Patients can experience a dull, tight, and aching sensation at the site of the tourniquet application. Several techniques like the application of EMLA cream, infiltration with local anesthetics, use of wider cuff with lower inflation pressure, epinephrine along with local anesthetics in the spinal block, and the addition of opioids, and clonidine have been tried to reduce this pain but none of these helps to provide successful pain relief. Ketamine, Dexmedetomidine, magnesium sulfate, and clonidine remifentanil infusions have also not shown any positive results in successfully providing tourniquet pain relief. The only successful method of tourniquet pain relief is tourniquet deflation.

Skin problems

The use of tourniquet cuffs can cause skin abrasions, blisters, bruising, and breaks. Chemical injuries to the skin and subcutaneous tissues under the tourniquet cuffs can also cause discomfort for the patient. Tourniquet cuffs can cause damage to a person’s skin because of the pressure. It is more common in old patients who have delicate skin and subcutaneous tissues. It can also happen to people who are diabetic.
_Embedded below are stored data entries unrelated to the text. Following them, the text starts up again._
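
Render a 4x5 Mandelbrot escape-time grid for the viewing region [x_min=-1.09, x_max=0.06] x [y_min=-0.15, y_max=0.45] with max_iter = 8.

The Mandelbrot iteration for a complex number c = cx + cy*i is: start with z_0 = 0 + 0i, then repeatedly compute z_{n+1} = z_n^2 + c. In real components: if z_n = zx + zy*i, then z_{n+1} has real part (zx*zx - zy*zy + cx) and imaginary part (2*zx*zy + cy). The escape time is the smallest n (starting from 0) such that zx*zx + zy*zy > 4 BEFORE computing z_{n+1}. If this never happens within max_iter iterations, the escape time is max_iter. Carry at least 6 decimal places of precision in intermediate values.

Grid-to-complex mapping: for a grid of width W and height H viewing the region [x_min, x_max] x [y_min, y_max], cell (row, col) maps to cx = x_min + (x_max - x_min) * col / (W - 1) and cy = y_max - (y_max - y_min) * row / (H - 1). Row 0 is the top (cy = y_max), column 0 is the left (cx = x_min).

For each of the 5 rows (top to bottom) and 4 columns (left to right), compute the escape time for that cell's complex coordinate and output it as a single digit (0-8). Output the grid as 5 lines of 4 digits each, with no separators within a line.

Answer: 5888
8888
8888
8888
8888

Derivation:
(row=0, col=0): c = -1.0900 + 0.4500i → escape time 5
(row=0, col=1): c = -0.7067 + 0.4500i → escape time 8
(row=0, col=2): c = -0.3233 + 0.4500i → escape time 8
(row=0, col=3): c = 0.0600 + 0.4500i → escape time 8
(row=1, col=0): c = -1.0900 + 0.3000i → escape time 8
(row=1, col=1): c = -0.7067 + 0.3000i → escape time 8
(row=1, col=2): c = -0.3233 + 0.3000i → escape time 8
(row=1, col=3): c = 0.0600 + 0.3000i → escape time 8
(row=2, col=0): c = -1.0900 + 0.1500i → escape time 8
(row=2, col=1): c = -0.7067 + 0.1500i → escape time 8
(row=2, col=2): c = -0.3233 + 0.1500i → escape time 8
(row=2, col=3): c = 0.0600 + 0.1500i → escape time 8
(row=3, col=0): c = -1.0900 + 0.0000i → escape time 8
(row=3, col=1): c = -0.7067 + 0.0000i → escape time 8
(row=3, col=2): c = -0.3233 + 0.0000i → escape time 8
(row=3, col=3): c = 0.0600 + 0.0000i → escape time 8
(row=4, col=0): c = -1.0900 + -0.1500i → escape time 8
(row=4, col=1): c = -0.7067 + -0.1500i → escape time 8
(row=4, col=2): c = -0.3233 + -0.1500i → escape time 8
(row=4, col=3): c = 0.0600 + -0.1500i → escape time 8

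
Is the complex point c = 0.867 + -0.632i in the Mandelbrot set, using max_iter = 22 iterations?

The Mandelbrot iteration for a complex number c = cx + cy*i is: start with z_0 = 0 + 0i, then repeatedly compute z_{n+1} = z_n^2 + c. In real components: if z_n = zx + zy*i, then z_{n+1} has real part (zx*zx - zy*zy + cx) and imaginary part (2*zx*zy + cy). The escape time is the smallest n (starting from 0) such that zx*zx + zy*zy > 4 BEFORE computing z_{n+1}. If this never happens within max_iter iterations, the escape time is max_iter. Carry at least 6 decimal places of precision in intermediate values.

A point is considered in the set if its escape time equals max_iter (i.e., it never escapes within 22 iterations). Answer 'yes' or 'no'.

z_0 = 0 + 0i, c = 0.8670 + -0.6320i
Iter 1: z = 0.8670 + -0.6320i, |z|^2 = 1.1511
Iter 2: z = 1.2193 + -1.7279i, |z|^2 = 4.4722
Escaped at iteration 2

Answer: no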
The use of a tourniquet can cause mild loss of function and even paralysis. Also, intraoperative bleeding can also happen because of the following reasons:

• An under-pressurized cuff
• Improper cuff selection
• Loosely applied cuff
• Calcified vessels
• Too slow inflation of the tourniquet cuffs
• Too slow deflation of the tourniquet cuffs
• Insufficient exsanguination

Nerves and tissue injury

The use of tourniquets in orthopedic surgery can help in surgery by providing blood-free surgical fields but these can cause temporary and permanent injury to the underlying muscles and blood vessels. Nerves and soft tissues. However, with recent advances in the technology used in tourniquet production, these problems are decreasing.
Apart from the side effects mentioned above, extreme care should be taken in the tourniquet application of people who already have any medical condition to reduce the risk of any problem. The people with the following diseases should be carefully monitored and taken care of during tourniquet application.

• People who have sickle cell disease
• People having severe crush injury
• Diabetic neuropathic patients
• People having severe peripheral vascular disease
• Patients who have a history of deep vein thrombosis and pulmonary embolism


Tourniquet cuffs have a long history and have been used for centuries for various reasons. They may have changed technology and appearance but they still provide many benefits most importantly in surgeries and emergency situations. When used properly, tourniquet cuffs can be lifesaving and help in saving a patient’s blood which is extremely important. However, there are certain risks associated with the use of these tourniquet cuffs that should be taken care of. Therefore it is highly significant to be aware of the threats that the use of tourniquet cuffs pose. These complications are certainly rare but if they happen they can be disastrous.